Pourquoi avez-vous choisi de programmer « Luminescence » d’Amir ElSaffar, un artiste en résidence à la Fondation Royaumont ?

Isabelle Mechali-Watteeuw : Jazz Au Fil de l’Oise est engagé en faveur des musiques de création et des projets inédits, en faveur de la circulation des artistes et des œuvres. Le festival est impliqué dans les échanges internationaux ; il souhaite surprendre et a l’ambition de faire voyager autour du monde. Il souhaite créer des liens avec ses partenaires du Val d’Oise, ouvrir les portes d’entrée pour chaque public, créer des ponts et non des barrières, ce que nous partageons avec Samuel Agard, le conseiller artistique de Royaumont pour les musiques transculturelles.

J’ai eu la chance de pouvoir assister à la première étape de la création d’Amir ElSaffar, « Luminescence », et je souhaite transmettre cette chance au public du festival.
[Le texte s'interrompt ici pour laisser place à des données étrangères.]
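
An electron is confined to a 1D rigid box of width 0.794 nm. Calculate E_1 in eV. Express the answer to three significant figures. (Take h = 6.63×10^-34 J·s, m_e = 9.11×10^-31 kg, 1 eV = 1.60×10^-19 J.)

E_1 = 0.598 eV

For an infinite well E_n = n²h²/(8m_eL²), so E_1 = h²/(8m_eL²) = (6.63×10^-34)²/(8·9.11×10^-31·(7.94×10^-10 m)²) = 9.567×10^-20 J.
Converting, E_1 = 9.567×10^-20 J / (1.60×10^-19 J/eV) = 0.598 eV.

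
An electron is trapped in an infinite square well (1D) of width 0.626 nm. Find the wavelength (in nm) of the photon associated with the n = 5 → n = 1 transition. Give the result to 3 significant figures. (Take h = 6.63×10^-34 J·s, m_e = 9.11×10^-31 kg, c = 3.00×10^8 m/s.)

λ = 53.8 nm

E_1 = h²/(8m_eL²) = 1.539×10^-19 J, so ΔE = (5² − 1²)E_1 = 3.694×10^-18 J.
λ = hc/ΔE = (6.63×10^-34·3.00×10^8)/3.694×10^-18 = 5.38×10^-8 m = 53.8 nm.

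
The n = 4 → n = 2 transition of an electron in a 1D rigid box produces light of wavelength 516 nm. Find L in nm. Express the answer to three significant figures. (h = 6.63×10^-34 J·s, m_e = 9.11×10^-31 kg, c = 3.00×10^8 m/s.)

The photon carries ΔE = hc/λ = 6.63×10^-34·3.00×10^8/5.16×10^-7 m = 3.855×10^-19 J.
Since ΔE = (4² − 2²)E_1, E_1 = 3.213×10^-20 J, and L = h/√(8m_eE_1) = 1.37×10^-9 m = 1.37 nm.

L = 1.37 nm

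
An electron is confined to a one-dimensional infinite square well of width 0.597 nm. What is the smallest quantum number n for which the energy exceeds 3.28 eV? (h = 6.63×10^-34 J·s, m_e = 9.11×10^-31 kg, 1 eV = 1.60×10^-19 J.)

n = 2

E_1 = h²/(8m_eL²) = 1.692×10^-19 J = 1.058 eV.
Need n² > 3.28/1.058 = 3.100, i.e. n > 1.761.
The smallest integer satisfying this is n = 2.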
Ce trompettiste et compositeur qui a côtoyé notamment Vijay Iyer, invité privilégié de Jazz Au Fil de l’Oise, s’est d’abord impliqué dans la musique noire américaine. Plus tard, il approfondira l’étude du maqâm et en fera sa singularité. Dans ce projet, il invite des interprètes de flamenco faisant partie de l’avant-garde tout en faisant le lien avec la tradition. Je suis impressionnée par Vanesa Aibar, la danseuse de flamenco (elle-même presque percussionniste lorsqu’elle danse, si je puis dire). Cet univers du maqâm et du flamenco, la voix alliée à l’électronique, aux cordes et à la trompette, ces émotions, ces nuances, cette finesse en toute liberté… Oui, je souhaite que le public du festival découvre ou re-découvre Amir El Saffar, musicien de haut niveau dans une formule époustouflante qui a plus que sa place dans le festival.
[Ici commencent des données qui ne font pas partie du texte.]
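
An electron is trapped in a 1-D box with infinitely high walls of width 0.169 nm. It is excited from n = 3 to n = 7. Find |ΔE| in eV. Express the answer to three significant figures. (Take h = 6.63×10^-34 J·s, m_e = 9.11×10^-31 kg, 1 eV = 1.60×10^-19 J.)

|ΔE| = 528 eV

E_1 = h²/(8m_eL²) = 2.112×10^-18 J.
|ΔE| = |3² − 7²|·E_1 = 40·2.112×10^-18 J = 8.448×10^-17 J = 528 eV.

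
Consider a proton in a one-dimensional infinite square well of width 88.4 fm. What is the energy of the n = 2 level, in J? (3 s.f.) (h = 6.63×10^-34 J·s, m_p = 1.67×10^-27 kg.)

E_2 = 1.68×10^-14 J

For an infinite well E_n = n²h²/(8m_pL²), so E_1 = h²/(8m_pL²) = (6.63×10^-34)²/(8·1.67×10^-27·(8.84×10^-14 m)²) = 4.210×10^-15 J.
Then E_2 = 2²·E_1 = 4·4.210×10^-15 J = 1.68×10^-14 J.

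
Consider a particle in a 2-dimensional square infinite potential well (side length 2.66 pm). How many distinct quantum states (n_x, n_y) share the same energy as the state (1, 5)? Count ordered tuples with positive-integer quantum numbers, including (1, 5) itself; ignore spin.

degeneracy = 2

The level has n_x² + n_y² = 26. The ordered positive-integer solutions are (1, 5), (5, 1).
That gives 2 states.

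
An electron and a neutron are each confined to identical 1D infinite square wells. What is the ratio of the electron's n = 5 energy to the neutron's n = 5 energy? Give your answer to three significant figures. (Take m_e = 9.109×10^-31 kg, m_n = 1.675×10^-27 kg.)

1.84×10^3

E_n ∝ 1/m at fixed n and L, so the ratio is m_n/m_e = 1.675×10^-27/9.109×10^-31 = 1.84×10^3.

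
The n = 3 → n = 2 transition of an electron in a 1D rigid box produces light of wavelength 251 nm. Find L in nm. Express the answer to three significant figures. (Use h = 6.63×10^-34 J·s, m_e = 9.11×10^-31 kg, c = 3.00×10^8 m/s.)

The photon carries ΔE = hc/λ = 6.63×10^-34·3.00×10^8/2.51×10^-7 m = 7.924×10^-19 J.
Since ΔE = (3² − 2²)E_1, E_1 = 1.585×10^-19 J, and L = h/√(8m_eE_1) = 6.17×10^-10 m = 0.617 nm.

L = 0.617 nm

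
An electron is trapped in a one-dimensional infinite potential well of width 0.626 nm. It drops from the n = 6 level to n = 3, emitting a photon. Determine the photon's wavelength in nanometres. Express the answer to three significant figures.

λ = 47.9 nm

E_1 = h²/(8m_eL²) = 1.537×10^-19 J, so ΔE = (6² − 3²)E_1 = 4.150×10^-18 J.
λ = hc/ΔE = (6.626×10^-34·2.998×10^8)/4.150×10^-18 = 4.79×10^-8 m = 47.9 nm.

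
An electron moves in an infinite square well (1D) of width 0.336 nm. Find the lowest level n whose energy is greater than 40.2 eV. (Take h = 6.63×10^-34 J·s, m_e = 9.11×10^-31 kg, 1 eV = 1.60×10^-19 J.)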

Le concert d’Amir ElSaffar, lors du Festival de Royaumont 2019

Pourquoi avoir également programmé « Hâl » de Keyvan Chemirani ?

Isabelle Mechali-Watteeuw : Un peu pour les mêmes raisons, à savoir la circulation des œuvres et des artistes… Keyvan Chemirani est régulièrement invité sur l’une ou l’autre édition de Jazz Au Fil de l’Oise. Il y a ici le souhait de « suivre » les projets de certains artistes et de faire de nos scènes une étape. Dans ce projet, nous ferons connaissance avec Maryam Chemirani, à la voix très charismatique. Keyvan, grand percussionniste, est nourri de diverses influences célébrant la vie et le voyage… 


Le spectacle de Keyvan Chemirani, lors du Festival de Royaumont 2018

Enfin, pourquoi avoir choisi l’abbaye de Royaumont comme décor pour le concert de Théo Ceccaldi et Roberto Negro ?

Isabelle Mechali-Watteeuw : Le paysage musical est désormais multiple, riche. L’appétit des créateurs que sont les musiciens de jazz est sans limite. Ils ont soif d’expérimenter et de puiser à toutes les sources de toutes les musiques. Ils aiment explorer, échanger, voyager vers l’autre, ils sont libres : ce sont des improvisateurs. Nous souhaitons rendre hommage à cet état d’esprit et nous choisissons des musiciens authentiques et singuliers. La nature même du jazz, cette “jeune” musique (un peu plus d’un siècle) est de s’approprier toutes les musiques, l’Inde pour Coltrane ou la bossa nova pour Stan Getz par exemple. L’abbaye de Royaumont est une sorte de laboratoire, un lieu unique dans le Val d’Oise, qui offre aux artistes la liberté de travailler, de faire des rencontres, de faire des recherches, de créer, d’exercer leur art. Théo Ceccaldi est une voix singulière de la nouvelle scène européenne, d’une grande sensibilité, plein de fougue et de lyrisme. Il est boulimique de rencontres et de musique. Dans ce duo avec le pianiste Roberto Negro, ils prennent des risques : on ne les trouve pas là où on les attend mais leur musique est empreinte d’élégance et d’audace, tout en étant accessible à tous. Royaumont, le jazz, les musiques improvisées, Théo Ceccaldi et Roberto Negro… Tout cela se rejoint, n’est-ce pas ?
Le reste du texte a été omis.